4.2 Do parthenogens have larger distributions than sexuals?
Parthenogens often occupy larger distribution areas than their sexual relatives (Bierzychudek, 1985; Hörandl, 2009). This could be also the case of S. lomentaria . We found that populations from Argentina and Europe included no males and they were genetically close/identical to parthenogenetic populations in Japan. Regarding populations in North America, although only cox 1 data was available, most of them had haplotypes which were close/identical to those from the parthenogenetic populations in Japan. Furthermore, sexual reproduction (gamete fusions) has not been reported from S. lomentaria in North America (Wynne, 1969). These facts suggest that the populations of S. lomentariafrom Argentina, Europe, and North America are parthenogenetic and that parthenogens of this species are more widely distributed than sexuals.

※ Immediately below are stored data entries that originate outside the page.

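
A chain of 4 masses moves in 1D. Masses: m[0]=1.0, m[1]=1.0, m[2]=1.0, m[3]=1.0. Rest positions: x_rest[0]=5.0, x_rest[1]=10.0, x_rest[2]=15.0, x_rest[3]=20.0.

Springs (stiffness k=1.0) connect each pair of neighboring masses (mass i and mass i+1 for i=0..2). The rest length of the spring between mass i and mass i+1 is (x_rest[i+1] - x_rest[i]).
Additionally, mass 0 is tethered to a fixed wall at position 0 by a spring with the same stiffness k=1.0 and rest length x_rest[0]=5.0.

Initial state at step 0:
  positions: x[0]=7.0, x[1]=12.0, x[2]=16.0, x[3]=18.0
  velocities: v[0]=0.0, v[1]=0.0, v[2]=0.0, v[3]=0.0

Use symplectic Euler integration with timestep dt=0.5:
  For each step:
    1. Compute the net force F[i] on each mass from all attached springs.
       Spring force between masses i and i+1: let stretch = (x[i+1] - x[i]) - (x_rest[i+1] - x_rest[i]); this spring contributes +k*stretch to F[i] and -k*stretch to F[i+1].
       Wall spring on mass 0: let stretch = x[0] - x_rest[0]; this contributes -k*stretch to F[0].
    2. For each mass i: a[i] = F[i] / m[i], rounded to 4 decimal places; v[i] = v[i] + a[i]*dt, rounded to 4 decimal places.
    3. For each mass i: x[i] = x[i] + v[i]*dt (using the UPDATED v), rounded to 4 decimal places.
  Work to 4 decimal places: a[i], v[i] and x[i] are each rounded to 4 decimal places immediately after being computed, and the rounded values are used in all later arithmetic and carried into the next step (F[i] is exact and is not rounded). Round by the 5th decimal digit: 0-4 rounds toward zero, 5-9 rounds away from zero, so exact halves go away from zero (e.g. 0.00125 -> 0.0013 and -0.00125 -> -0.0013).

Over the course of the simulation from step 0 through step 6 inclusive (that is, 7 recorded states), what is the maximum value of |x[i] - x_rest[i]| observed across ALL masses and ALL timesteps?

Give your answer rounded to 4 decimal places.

Answer: 2.3115

Derivation:
Step 0: x=[7.0000 12.0000 16.0000 18.0000] v=[0.0000 0.0000 0.0000 0.0000]
Step 1: x=[6.5000 11.7500 15.5000 18.7500] v=[-1.0000 -0.5000 -1.0000 1.5000]
Step 2: x=[5.6875 11.1250 14.8750 19.9375] v=[-1.6250 -1.2500 -1.2500 2.3750]
Step 3: x=[4.8125 10.0781 14.5781 21.1094] v=[-1.7500 -2.0938 -0.5938 2.3438]
Step 4: x=[4.0508 8.8398 14.7891 21.8985] v=[-1.5235 -2.4766 0.4219 1.5782]
Step 5: x=[3.4736 7.8916 15.2901 22.1603] v=[-1.1544 -1.8965 1.0020 0.5235]
Step 6: x=[3.1325 7.6885 15.6591 21.9545] v=[-0.6822 -0.4063 0.7379 -0.4116]
Max displacement = 2.3115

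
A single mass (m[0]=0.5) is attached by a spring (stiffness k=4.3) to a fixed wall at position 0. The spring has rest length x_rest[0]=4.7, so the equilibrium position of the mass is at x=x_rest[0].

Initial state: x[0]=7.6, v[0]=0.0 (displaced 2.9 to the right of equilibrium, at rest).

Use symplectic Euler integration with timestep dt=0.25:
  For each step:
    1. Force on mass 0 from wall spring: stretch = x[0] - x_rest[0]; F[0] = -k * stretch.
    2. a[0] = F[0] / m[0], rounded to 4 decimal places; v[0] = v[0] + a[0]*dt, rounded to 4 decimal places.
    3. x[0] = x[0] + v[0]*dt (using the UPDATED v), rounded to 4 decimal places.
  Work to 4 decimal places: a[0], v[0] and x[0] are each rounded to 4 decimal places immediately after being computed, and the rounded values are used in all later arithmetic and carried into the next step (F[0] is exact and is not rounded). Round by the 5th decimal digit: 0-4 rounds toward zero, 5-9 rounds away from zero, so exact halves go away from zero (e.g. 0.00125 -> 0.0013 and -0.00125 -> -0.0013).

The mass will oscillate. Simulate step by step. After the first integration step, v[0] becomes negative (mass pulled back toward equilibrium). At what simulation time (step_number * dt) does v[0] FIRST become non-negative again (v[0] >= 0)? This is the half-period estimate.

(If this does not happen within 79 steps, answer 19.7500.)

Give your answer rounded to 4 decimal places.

Step 0: x=[7.6000] v=[0.0000]
Step 1: x=[6.0413] v=[-6.2350]
Step 2: x=[3.7616] v=[-9.1188]
Step 3: x=[1.9863] v=[-7.1013]
Step 4: x=[1.6696] v=[-1.2669]
Step 5: x=[2.9817] v=[5.2485]
First v>=0 after going negative at step 5, time=1.2500

Answer: 1.2500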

To explain a larger distribution of parthenogens, two hypotheses focusing on a selection among genetically diverse parthenogenetic clones (clonal selection) are often cited: “general-purpose genotype” (GPG) and “frozen niche-variation” (FNV) hypotheses. The GPG hypothesis supposes that clonal selection promotes the evolution of highly generalized (or general-purpose) genotypes, which are characterized by both broad tolerance ranges and low fitness variance for relevant environmental gradients; it expects that a widespread distribution of a parthenogen has resulted from the dispersal of a single (several) highly generalized clone(s) (Lynch, 1984). The FNV hypothesis, on the other hand, expects that a widespread distribution of a parthenogen has resulted from the joint distribution of many locally adapted (specialist) clones (Vrijenhoek, 1984; Hörandl, 2009). In S. lomentaria , several parthenogenetic clones (or clonal lineages) were found in multiple populations and had wide distributions, as the GPG hypothesis expects. However, the whole parthenogenetic populations consisted of about 30 polyphyletic clones and the major clone in each parthenogenetic population was often unique to the population. Although it is unknown if each clone is locally adapted or not, this high clonal diversity seems to fit the FNV hypothesis.
Another important factor to explain a wide distribution of parthenogens is a superior colonization ability. Parthenogens should have a significant advantage over bi-sexual parents in colonization, since they can initiate a new colony by a single individual and their potential increase in numbers per generation is double that of a bi-sexual parent (Cuellar, 1977). Parthenogens are known to be commonly biased towards previously glaciated areas, and it has been speculated that it is partly because of that parthenogens have occupied these areas after the glaciation as a consequence of their superior colonization ability (Kearney, 2005). The last glacial maximum impacted on the distribution of seaweeds and some seaweeds show shallow population structure probably due to postglacial northward recolonization from southern glacial refugia (e.g., Provan et al., 2005; Hoarau et al., 2007; Coyer et al., 2011; Neiva et al., 2014). Judging from our cox 1-haplotype network, the population structure of Japanese parthenogenetic populations was not so shallow, but populations from North America, which are probably parthenogenetic, showed a clear star-like network pattern. It may suggest the recent population expansion (i.e., postglacial recolonization) of S. lomentaria parthenogens in North America. The superior colonization ability of parthenogens should also be advantageous in expanding the distribution as invasive species. In the brown algae Cutleria multifida and Mutimo cylindrica , populations that seems to have been introduced are usually female-dominant (probably parthenogenetic populations; Kogishi et al., 2010; Kawai et al., 2016). Our SNPs-based analyses showed that most Argentinean samples were genetically identical to those from the Japanese parthenogenetic population p2. These Argentinean parthenogenetic populations may have been introduced from Japan , as has been hypothesized for other seaweed that are considered to be introduced from Asia to Argentina (Hoshino et. al., 2020a).